Published 8:12 pm Monday, October 17, 2016

Last week, a photo was circulating on social media featuring a woman captured on trail-cam video stealing a political sign out of someone’s yard.

It happens every election cycle. It’s happening right here. Monday, Beaufort County Commissioner Hood Richardson offered a “$300 reward for information leading to the arrest and conviction of a person or persons removing, defacing, destroying or stealing” his political signs.

Stealing political signs is against the law. It’s theft, plain and simple. It also goes against the democratic process: the freedom for anyone to support a candidate and let neighbors know a political preference.

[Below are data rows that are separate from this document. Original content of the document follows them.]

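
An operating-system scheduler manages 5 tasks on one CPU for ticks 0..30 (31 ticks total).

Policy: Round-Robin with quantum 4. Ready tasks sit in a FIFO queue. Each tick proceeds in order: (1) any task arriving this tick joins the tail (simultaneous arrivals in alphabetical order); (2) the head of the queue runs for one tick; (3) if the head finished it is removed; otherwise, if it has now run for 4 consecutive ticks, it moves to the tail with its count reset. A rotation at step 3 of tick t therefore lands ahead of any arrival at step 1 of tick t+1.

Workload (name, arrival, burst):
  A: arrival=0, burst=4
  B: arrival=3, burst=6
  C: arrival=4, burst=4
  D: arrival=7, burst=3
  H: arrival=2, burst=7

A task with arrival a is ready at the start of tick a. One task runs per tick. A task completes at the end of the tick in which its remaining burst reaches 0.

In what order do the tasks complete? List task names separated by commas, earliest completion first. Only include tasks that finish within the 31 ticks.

t=0: queue=[A] q_used=0 → run A
t=1: queue=[A] q_used=1 → run A
t=2: queue=[A,H] q_used=2 → run A
t=3: queue=[A,H,B] q_used=3 → run A
t=4: queue=[H,B,C] q_used=0 → run H
t=5: queue=[H,B,C] q_used=1 → run H
t=6: queue=[H,B,C] q_used=2 → run H
t=7: queue=[H,B,C,D] q_used=3 → run H
t=8: queue=[B,C,D,H] q_used=0 → run B
t=9: queue=[B,C,D,H] q_used=1 → run B
t=10: queue=[B,C,D,H] q_used=2 → run B
t=11: queue=[B,C,D,H] q_used=3 → run B
t=12: queue=[C,D,H,B] q_used=0 → run C
t=13: queue=[C,D,H,B] q_used=1 → run C
t=14: queue=[C,D,H,B] q_used=2 → run C
t=15: queue=[C,D,H,B] q_used=3 → run C
t=16: queue=[D,H,B] q_used=0 → run D
t=17: queue=[D,H,B] q_used=1 → run D
t=18: queue=[D,H,B] q_used=2 → run D
t=19: queue=[H,B] q_used=0 → run H
t=20: queue=[H,B] q_used=1 → run H
t=21: queue=[H,B] q_used=2 → run H
t=22: queue=[B] q_used=0 → run B
t=23: queue=[B] q_used=1 → run B
t=24: (idle)
t=25: (idle)
t=26: (idle)
t=27: (idle)
t=28: (idle)
t=29: (idle)
t=30: (idle)

completion order = A, C, D, H, B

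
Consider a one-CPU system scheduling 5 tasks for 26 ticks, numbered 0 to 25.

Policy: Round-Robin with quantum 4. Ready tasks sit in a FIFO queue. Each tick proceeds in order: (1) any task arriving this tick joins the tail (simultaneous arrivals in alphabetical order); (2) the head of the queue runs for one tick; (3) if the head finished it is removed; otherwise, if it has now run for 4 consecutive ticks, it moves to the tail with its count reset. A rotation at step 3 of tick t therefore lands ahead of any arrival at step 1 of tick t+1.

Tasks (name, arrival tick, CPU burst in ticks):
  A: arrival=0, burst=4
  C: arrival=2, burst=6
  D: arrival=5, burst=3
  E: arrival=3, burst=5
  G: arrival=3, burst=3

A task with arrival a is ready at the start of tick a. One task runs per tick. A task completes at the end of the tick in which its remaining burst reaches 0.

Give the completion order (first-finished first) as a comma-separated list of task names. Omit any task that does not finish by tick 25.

completion order = A, G, D, C, E

t=0: queue=[A] q_used=0 → run A
t=1: queue=[A] q_used=1 → run A
t=2: queue=[A,C] q_used=2 → run A
t=3: queue=[A,C,E,G] q_used=3 → run A
t=4: queue=[C,E,G] q_used=0 → run C
t=5: queue=[C,E,G,D] q_used=1 → run C
t=6: queue=[C,E,G,D] q_used=2 → run C
t=7: queue=[C,E,G,D] q_used=3 → run C
t=8: queue=[E,G,D,C] q_used=0 → run E
t=9: queue=[E,G,D,C] q_used=1 → run E
t=10: queue=[E,G,D,C] q_used=2 → run E
t=11: queue=[E,G,D,C] q_used=3 → run E
t=12: queue=[G,D,C,E] q_used=0 → run G
t=13: queue=[G,D,C,E] q_used=1 → run G
t=14: queue=[G,D,C,E] q_used=2 → run G
t=15: queue=[D,C,E] q_used=0 → run D
t=16: queue=[D,C,E] q_used=1 → run D
t=17: queue=[D,C,E] q_used=2 → run D
t=18: queue=[C,E] q_used=0 → run C
t=19: queue=[C,E] q_used=1 → run C
t=20: queue=[E] q_used=0 → run E
t=21: (idle)
t=22: (idle)
t=23: (idle)
t=24: (idle)
t=25: (idle)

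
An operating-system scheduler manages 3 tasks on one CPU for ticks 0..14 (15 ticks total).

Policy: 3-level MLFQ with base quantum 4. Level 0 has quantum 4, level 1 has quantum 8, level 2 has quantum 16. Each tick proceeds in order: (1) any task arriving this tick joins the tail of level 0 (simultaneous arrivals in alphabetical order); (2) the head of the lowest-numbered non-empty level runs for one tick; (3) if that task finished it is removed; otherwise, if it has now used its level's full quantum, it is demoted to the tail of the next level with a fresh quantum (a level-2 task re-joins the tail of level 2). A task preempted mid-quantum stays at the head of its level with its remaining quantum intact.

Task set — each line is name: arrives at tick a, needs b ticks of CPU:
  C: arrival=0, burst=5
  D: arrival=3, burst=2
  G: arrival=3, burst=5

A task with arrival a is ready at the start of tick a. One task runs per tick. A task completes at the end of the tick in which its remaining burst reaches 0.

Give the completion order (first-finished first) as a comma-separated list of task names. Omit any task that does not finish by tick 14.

completion order = D, C, G

t=0: L0/L1/L2 = C/-/- → run C
t=1: L0/L1/L2 = C/-/- → run C
t=2: L0/L1/L2 = C/-/- → run C
t=3: L0/L1/L2 = CDG/-/- → run C
t=4: L0/L1/L2 = DG/C/- → run D
t=5: L0/L1/L2 = DG/C/- → run D
t=6: L0/L1/L2 = G/C/- → run G
t=7: L0/L1/L2 = G/C/- → run G
t=8: L0/L1/L2 = G/C/- → run G
t=9: L0/L1/L2 = G/C/- → run G
t=10: L0/L1/L2 = -/CG/- → run C
t=11: L0/L1/L2 = -/G/- → run G
t=12: (idle)
t=13: (idle)
t=14: (idle)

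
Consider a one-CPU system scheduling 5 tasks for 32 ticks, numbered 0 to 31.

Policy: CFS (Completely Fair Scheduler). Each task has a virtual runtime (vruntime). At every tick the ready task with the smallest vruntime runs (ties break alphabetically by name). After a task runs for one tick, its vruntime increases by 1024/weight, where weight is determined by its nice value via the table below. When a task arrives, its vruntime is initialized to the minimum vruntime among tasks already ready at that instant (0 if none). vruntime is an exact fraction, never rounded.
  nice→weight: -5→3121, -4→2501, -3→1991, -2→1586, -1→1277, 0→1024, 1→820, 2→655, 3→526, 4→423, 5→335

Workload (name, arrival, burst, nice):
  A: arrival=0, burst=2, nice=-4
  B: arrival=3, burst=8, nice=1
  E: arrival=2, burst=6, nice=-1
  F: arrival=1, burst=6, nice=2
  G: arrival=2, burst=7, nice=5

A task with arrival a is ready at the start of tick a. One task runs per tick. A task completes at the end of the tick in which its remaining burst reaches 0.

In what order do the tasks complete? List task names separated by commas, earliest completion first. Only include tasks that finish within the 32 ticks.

t=0: vr[A=0] → run A
t=1: vr[A=1024/2501 F=1024/2501] → run A
t=2: vr[E=1024/2501 F=1024/2501 G=1024/2501] → run E
t=3: vr[B=1024/2501 E=3868672/3193777 F=1024/2501 G=1024/2501] → run B
t=4: vr[B=20736/12505 E=3868672/3193777 F=1024/2501 G=1024/2501] → run F
t=5: vr[B=20736/12505 E=3868672/3193777 F=3231744/1638155 G=1024/2501] → run G
t=6: vr[B=20736/12505 E=3868672/3193777 F=3231744/1638155 G=2904064/837835] → run E
t=7: vr[B=20736/12505 E=6429696/3193777 F=3231744/1638155 G=2904064/837835] → run B
t=8: vr[B=36352/12505 E=6429696/3193777 F=3231744/1638155 G=2904064/837835] → run F
t=9: vr[B=36352/12505 E=6429696/3193777 F=5792768/1638155 G=2904064/837835] → run E
t=10: vr[B=36352/12505 E=8990720/3193777 F=5792768/1638155 G=2904064/837835] → run E
t=11: vr[B=36352/12505 E=11551744/3193777 F=5792768/1638155 G=2904064/837835] → run B
t=12: vr[B=51968/12505 E=11551744/3193777 F=5792768/1638155 G=2904064/837835] → run G
t=13: vr[B=51968/12505 E=11551744/3193777 F=5792768/1638155 G=5465088/837835] → run F
t=14: vr[B=51968/12505 E=11551744/3193777 F=8353792/1638155 G=5465088/837835] → run E
t=15: vr[B=51968/12505 E=14112768/3193777 F=8353792/1638155 G=5465088/837835] → run B
t=16: vr[B=67584/12505 E=14112768/3193777 F=8353792/1638155 G=5465088/837835] → run E
t=17: vr[B=67584/12505 F=8353792/1638155 G=5465088/837835] → run F
t=18: vr[B=67584/12505 F=10914816/1638155 G=5465088/837835] → run B
t=19: vr[B=16640/2501 F=10914816/1638155 G=5465088/837835] → run G
t=20: vr[B=16640/2501 F=10914816/1638155 G=8026112/837835] → run B
t=21: vr[B=98816/12505 F=10914816/1638155 G=8026112/837835] → run F
t=22: vr[B=98816/12505 F=2695168/327631 G=8026112/837835] → run B
t=23: vr[B=114432/12505 F=2695168/327631 G=8026112/837835] → run F
t=24: vr[B=114432/12505 G=8026112/837835] → run B
t=25: vr[G=8026112/837835] → run G
t=26: vr[G=10587136/837835] → run G
t=27: vr[G=2629632/167567] → run G
t=28: vr[G=15709184/837835] → run G
t=29: (idle)
t=30: (idle)
t=31: (idle)

completion order = A, E, F, B, G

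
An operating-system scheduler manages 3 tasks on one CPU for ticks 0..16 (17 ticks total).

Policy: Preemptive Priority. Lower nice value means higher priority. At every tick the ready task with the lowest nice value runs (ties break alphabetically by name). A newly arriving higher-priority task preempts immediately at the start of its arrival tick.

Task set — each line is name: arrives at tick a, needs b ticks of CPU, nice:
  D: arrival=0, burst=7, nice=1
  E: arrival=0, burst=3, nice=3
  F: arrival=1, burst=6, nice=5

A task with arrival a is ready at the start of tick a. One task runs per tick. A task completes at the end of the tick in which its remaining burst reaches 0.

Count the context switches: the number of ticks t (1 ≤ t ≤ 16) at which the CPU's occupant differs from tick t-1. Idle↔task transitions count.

t=0: ready={D,E} → run D
t=1: ready={D,E,F} → run D
t=2: ready={D,E,F} → run D
t=3: ready={D,E,F} → run D
t=4: ready={D,E,F} → run D
t=5: ready={D,E,F} → run D
t=6: ready={D,E,F} → run D
t=7: ready={E,F} → run E
t=8: ready={E,F} → run E
t=9: ready={E,F} → run E
t=10: ready={F} → run F
t=11: ready={F} → run F
t=12: ready={F} → run F
t=13: ready={F} → run F
t=14: ready={F} → run F
t=15: ready={F} → run F
t=16: (idle)

context switches = 3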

Sunday, GOP headquarters in Hillsborough was set on fire by someone who threw an incendiary device through the building’s window. No one was hurt, but the Republican office was destroyed and a threatening message was left scrawled on another building nearby. Vandalism is illegal. Arson is also illegal. In fact, arson is a felony and could carry quite a hefty prison sentence.

Whatever party a person belongs to, and how strong the political beliefs, defacing personal property, destroying property, enacting violence in word or deed, is not helpful in serving up a positive message to the community. In fact, the message’s intent actually causes more damage to the perpetrator — more correctly, to the perpetrator’s party or candidate of choice.

No matter how one personally feels about a candidate, everyone has a right to express his approval one way or the other. Every voter has a right to be secure that personal property won’t be stolen or destroyed simply out of spite. Even if a person stealing or destroying signs is viewing those actions as a prank, it’s a prank of the basest kind, and not the least bit funny.

For the next three weeks, keep it civil, folks. Just keep it civil.